Growing Number of New York Kids Have Rare COVID-Related Illness
An increasing number of New York children are getting sick with a mysterious illness that's likely linked to COVID-19.
On Wednesday, the New York State Department of Health released initial findings of a study and announced 64 children were diagnosed with a new pediatric multi-system inflammatory syndrome that health officials believe is linked to COVID-19, NBC reports.
"A pediatric multi-system inflammatory syndrome, recently reported by authorities in the United Kingdom is also being observed among children and young adults in New York City and elsewhere in the United States," Deputy Commissioner of the New York City Health Department's Division of Disease Control Dr. Demetre Daskalakis said in a letter to colleagues.
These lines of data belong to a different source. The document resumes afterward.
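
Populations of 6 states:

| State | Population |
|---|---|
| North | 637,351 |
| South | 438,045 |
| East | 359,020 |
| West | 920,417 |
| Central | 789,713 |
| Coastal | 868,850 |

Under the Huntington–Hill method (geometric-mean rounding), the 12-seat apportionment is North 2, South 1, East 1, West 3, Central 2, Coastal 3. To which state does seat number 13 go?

Priority for the next seat is population ÷ (√(s·(s+1))).
Priorities: North 260197.456, South 309744.590, East 253865.477, West 265701.501, Central 322398.982, Coastal 250815.391.
Highest priority: Central.

Central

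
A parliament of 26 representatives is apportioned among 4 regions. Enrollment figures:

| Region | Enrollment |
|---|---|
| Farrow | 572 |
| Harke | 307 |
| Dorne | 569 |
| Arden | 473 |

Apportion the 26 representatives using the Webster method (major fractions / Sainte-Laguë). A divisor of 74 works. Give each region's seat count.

With modified divisor 74: modified quotas Farrow 7.730, Harke 4.149, Dorne 7.689, Arden 6.392.
Rounding to the nearest integer: Farrow 8, Harke 4, Dorne 8, Arden 6 (total 26).

Farrow: 8; Harke: 4; Dorne: 8; Arden: 6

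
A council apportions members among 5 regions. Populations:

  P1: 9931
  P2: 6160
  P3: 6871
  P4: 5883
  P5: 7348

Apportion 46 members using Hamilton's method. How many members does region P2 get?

8

The standard divisor is 36193/46 ≈ 786.804.
Standard quotas: P1 12.6219, P2 7.8291, P3 8.7328, P4 7.4771, P5 9.3390.
Lower quotas: P1 12, P2 7, P3 8, P4 7, P5 9 (sum 43, leaving 3 seats).
Remainders in descending order: P2 0.8291, P3 0.7328, P1 0.6219, P4 0.4771, P5 0.3390.
Largest remainders: P2, P3, P1 receive the extra seats.
P2 receives 8.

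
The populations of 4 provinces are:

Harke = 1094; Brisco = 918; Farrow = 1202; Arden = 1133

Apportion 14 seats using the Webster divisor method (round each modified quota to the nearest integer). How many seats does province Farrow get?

4

Standard divisor 4347/14 ≈ 310.5; standard quotas: Harke 3.523, Brisco 2.957, Farrow 3.871, Arden 3.649.
Rounding to the nearest integer gives 4, 3, 4, 4 = 15 seats, so the divisor must be adjusted.
With modified divisor 320: modified quotas Harke 3.419, Brisco 2.869, Farrow 3.756, Arden 3.541.
Rounding to the nearest integer: Harke 3, Brisco 3, Farrow 4, Arden 4 (total 14).
Farrow receives 4.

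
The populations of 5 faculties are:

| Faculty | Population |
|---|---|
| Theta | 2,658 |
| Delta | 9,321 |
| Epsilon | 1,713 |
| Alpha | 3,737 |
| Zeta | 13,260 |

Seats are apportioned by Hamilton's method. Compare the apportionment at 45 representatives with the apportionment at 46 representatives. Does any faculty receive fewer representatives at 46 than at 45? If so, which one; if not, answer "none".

Epsilon

At 45 seats: Theta 4, Delta 14, Epsilon 3, Alpha 5, Zeta 19.
At 46 seats: Theta 4, Delta 14, Epsilon 2, Alpha 6, Zeta 20.
Epsilon drops from 3 to 2.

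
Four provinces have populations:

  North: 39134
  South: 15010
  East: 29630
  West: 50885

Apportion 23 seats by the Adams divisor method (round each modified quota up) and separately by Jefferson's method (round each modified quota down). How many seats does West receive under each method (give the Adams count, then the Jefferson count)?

8 and 9

Adams: North 7, South 3, East 5, West 8.
Jefferson: North 7, South 2, East 5, West 9.
West gets 8 under Adams and 9 under Jefferson.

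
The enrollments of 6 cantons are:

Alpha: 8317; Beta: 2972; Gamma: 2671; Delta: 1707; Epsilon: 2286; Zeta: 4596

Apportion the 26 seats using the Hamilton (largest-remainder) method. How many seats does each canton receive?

Alpha 10, Beta 3, Gamma 3, Delta 2, Epsilon 3, Zeta 5

The standard divisor is 22549/26 ≈ 867.269.
Standard quotas: Alpha 9.5899, Beta 3.4268, Gamma 3.0798, Delta 1.9682, Epsilon 2.6359, Zeta 5.2994.
Lower quotas: Alpha 9, Beta 3, Gamma 3, Delta 1, Epsilon 2, Zeta 5 (sum 23, leaving 3 seats).
Remainders in descending order: Delta 0.9682, Epsilon 0.6359, Alpha 0.5899, Beta 0.4268, Zeta 0.2994, Gamma 0.0798.
The surplus seats go to Delta, Epsilon, Alpha.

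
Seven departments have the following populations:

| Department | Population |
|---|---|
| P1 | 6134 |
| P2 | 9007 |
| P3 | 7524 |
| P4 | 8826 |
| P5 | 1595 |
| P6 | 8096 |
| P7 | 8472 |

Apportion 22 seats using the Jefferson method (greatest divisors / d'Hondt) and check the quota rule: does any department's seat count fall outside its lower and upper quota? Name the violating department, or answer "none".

none

Standard quotas: P1 2.718, P2 3.991, P3 3.334, P4 3.911, P5 0.707, P6 3.587, P7 3.754.
Jefferson allocation: P1 3, P2 4, P3 3, P4 4, P5 0, P6 4, P7 4.
Every allocation lies between the lower and upper quota.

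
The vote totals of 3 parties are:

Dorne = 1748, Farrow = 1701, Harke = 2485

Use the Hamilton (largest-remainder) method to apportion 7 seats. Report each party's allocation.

Dorne 2, Farrow 2, Harke 3

Standard divisor: 5934 ÷ 7 ≈ 847.714.
Standard quotas: Dorne 2.062, Farrow 2.007, Harke 2.931.
Lower quotas: Dorne 2, Farrow 2, Harke 2 (sum 6, leaving 1 seat).
Remainders in descending order: Harke 0.931, Dorne 0.062, Farrow 0.007.
Largest remainder: Harke receives the extra seat.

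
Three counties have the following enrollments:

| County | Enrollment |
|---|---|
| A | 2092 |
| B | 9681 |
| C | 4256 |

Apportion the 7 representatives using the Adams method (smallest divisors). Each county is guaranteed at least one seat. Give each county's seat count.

Standard divisor 16029/7 ≈ 2289.857; standard quotas: A 0.914, B 4.228, C 1.859.
Rounding up gives 1, 5, 2 = 8 seats, so the divisor must be adjusted.
With modified divisor 2800: modified quotas A 0.747, B 3.458, C 1.520.
Rounding up: A 1, B 4, C 2 (total 7).

A=1; B=4; C=2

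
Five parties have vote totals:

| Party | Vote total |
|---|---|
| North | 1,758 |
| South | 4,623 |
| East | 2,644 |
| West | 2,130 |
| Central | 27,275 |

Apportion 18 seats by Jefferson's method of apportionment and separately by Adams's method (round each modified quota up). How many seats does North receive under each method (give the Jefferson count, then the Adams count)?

Jefferson: North 0, South 2, East 1, West 1, Central 14.
Adams: North 1, South 2, East 2, West 1, Central 12.
North gets 0 under Jefferson and 1 under Adams.

0 and 1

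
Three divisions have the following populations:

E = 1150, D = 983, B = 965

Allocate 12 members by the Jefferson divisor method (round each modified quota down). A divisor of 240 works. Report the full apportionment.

With modified divisor 240: modified quotas E 4.792, D 4.096, B 4.021.
Rounding down: E 4, D 4, B 4 (total 12).

E 4, D 4, B 4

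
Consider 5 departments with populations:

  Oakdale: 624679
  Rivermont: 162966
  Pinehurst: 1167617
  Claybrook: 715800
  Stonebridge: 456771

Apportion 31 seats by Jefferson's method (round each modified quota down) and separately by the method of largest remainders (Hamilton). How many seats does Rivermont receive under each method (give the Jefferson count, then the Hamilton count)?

Jefferson: Oakdale 6, Rivermont 1, Pinehurst 12, Claybrook 7, Stonebridge 5.
Hamilton: Oakdale 6, Rivermont 2, Pinehurst 12, Claybrook 7, Stonebridge 4.
Rivermont gets 1 under Jefferson and 2 under Hamilton.

1 and 2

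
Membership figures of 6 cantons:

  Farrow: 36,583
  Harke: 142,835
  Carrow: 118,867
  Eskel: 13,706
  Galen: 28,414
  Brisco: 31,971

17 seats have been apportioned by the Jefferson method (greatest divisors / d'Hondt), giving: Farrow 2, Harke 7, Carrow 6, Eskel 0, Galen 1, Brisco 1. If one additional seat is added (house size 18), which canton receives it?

Priority for the next seat is population ÷ (current seats + 1).
Priorities: Farrow 12194.333, Harke 17854.375, Carrow 16981.000, Eskel 13706.000, Galen 14207.000, Brisco 15985.500.
Highest priority: Harke.

Harke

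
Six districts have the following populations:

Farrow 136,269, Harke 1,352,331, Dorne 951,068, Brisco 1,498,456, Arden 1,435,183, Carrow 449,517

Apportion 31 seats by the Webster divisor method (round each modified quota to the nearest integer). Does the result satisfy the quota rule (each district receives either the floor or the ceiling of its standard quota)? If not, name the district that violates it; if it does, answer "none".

Standard quotas: Farrow 0.725, Harke 7.200, Dorne 5.063, Brisco 7.978, Arden 7.641, Carrow 2.393.
Webster allocation: Farrow 1, Harke 7, Dorne 5, Brisco 8, Arden 8, Carrow 2.
Every allocation lies between the lower and upper quota.

none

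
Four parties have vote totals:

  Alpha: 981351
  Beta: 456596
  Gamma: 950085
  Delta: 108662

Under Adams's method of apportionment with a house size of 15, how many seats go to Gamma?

Standard divisor 2496694/15 ≈ 166446.267; standard quotas: Alpha 5.896, Beta 2.743, Gamma 5.708, Delta 0.653.
Rounding up gives 6, 3, 6, 1 = 16 seats, so the divisor must be adjusted.
With modified divisor 193100: modified quotas Alpha 5.082, Beta 2.365, Gamma 4.920, Delta 0.563.
Rounding up: Alpha 6, Beta 3, Gamma 5, Delta 1 (total 15).
Gamma receives 5.

5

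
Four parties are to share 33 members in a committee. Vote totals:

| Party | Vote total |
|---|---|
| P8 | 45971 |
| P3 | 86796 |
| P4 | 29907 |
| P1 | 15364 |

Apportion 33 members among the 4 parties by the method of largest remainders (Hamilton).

Standard divisor: 178038 ÷ 33 ≈ 5395.091.
Standard quotas: P8 8.5209, P3 16.0880, P4 5.5434, P1 2.8478.
Lower quotas: P8 8, P3 16, P4 5, P1 2 (sum 31, leaving 2 seats).
Remainders in descending order: P1 0.8478, P4 0.5434, P8 0.5209, P3 0.0880.
The surplus seats go to P1, P4.

P8: 8, P3: 16, P4: 6, P1: 3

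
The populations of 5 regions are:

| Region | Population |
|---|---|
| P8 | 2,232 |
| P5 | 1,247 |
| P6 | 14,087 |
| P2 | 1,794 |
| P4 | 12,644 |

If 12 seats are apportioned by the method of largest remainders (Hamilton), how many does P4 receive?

5

Standard divisor: 32004 ÷ 12 = 2667.
Standard quotas: P8 0.8369, P5 0.4676, P6 5.2820, P2 0.6727, P4 4.7409.
Lower quotas: P8 0, P5 0, P6 5, P2 0, P4 4 (sum 9, leaving 3 seats).
Remainders in descending order: P8 0.8369, P4 0.7409, P2 0.6727, P5 0.4676, P6 0.2820.
Largest remainders: P8, P4, P2 receive the extra seats.
P4 receives 5.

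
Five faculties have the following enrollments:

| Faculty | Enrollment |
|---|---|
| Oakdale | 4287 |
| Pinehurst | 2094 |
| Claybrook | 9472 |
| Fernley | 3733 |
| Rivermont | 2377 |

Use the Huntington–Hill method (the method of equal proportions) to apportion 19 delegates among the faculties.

With divisor 1177: modified quotas Oakdale 3.642, Pinehurst 1.779, Claybrook 8.048, Fernley 3.172, Rivermont 2.020.
Geometric-mean thresholds: Oakdale √(3·4)=3.464, Pinehurst √(1·2)=1.414, Claybrook √(8·9)=8.485, Fernley √(3·4)=3.464, Rivermont √(2·3)=2.449.
Each quota rounded against its threshold gives Oakdale 4, Pinehurst 2, Claybrook 8, Fernley 3, Rivermont 2 (total 19).

Oakdale=4, Pinehurst=2, Claybrook=8, Fernley=3, Rivermont=2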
On Tuesday, New York City health officials say there were at least 15 suspected cases of the mysterious illness in people age 2-15. Four of the 15 four tested positive for COVID-19 while six had coronavirus antibodies, CBS reports.
"Clinical features vary, depending on the affected organ system, but have been noted to include features of Kawasaki disease or features of shock; however, the full spectrum of disease is not yet known. Persistent fever and elevated inflammatory markers (CRP, troponin, etc.) have been seen among affected patients. Patients with this syndrome who have been admitted to pediatric intensive care units (PICUs) have required cardiac and/or respiratory support," Daskalakis stated,
Health officials say the illness is similar to Kawasaki disease a rare blood vessel disorder. Signs of Kawasaki disease included rash on the palms and soles, fever, vomiting, abdominal pain, swollen lymph nodes, and inflammation or red eyes.
“Generally, children present with prolonged high fevers, several days of very high fevers. They can also have very red eyes, very brightly colored lips. One of the hallmarks that we see is what we call a strawberry tongue, which means their tongue is very bright and red,” Dr. Barbot said. “The other symptoms children can have are a rash. They can have swelling of their hands and feet," New York City Health Commissioner Dr. Oxiris Barbot told CBS.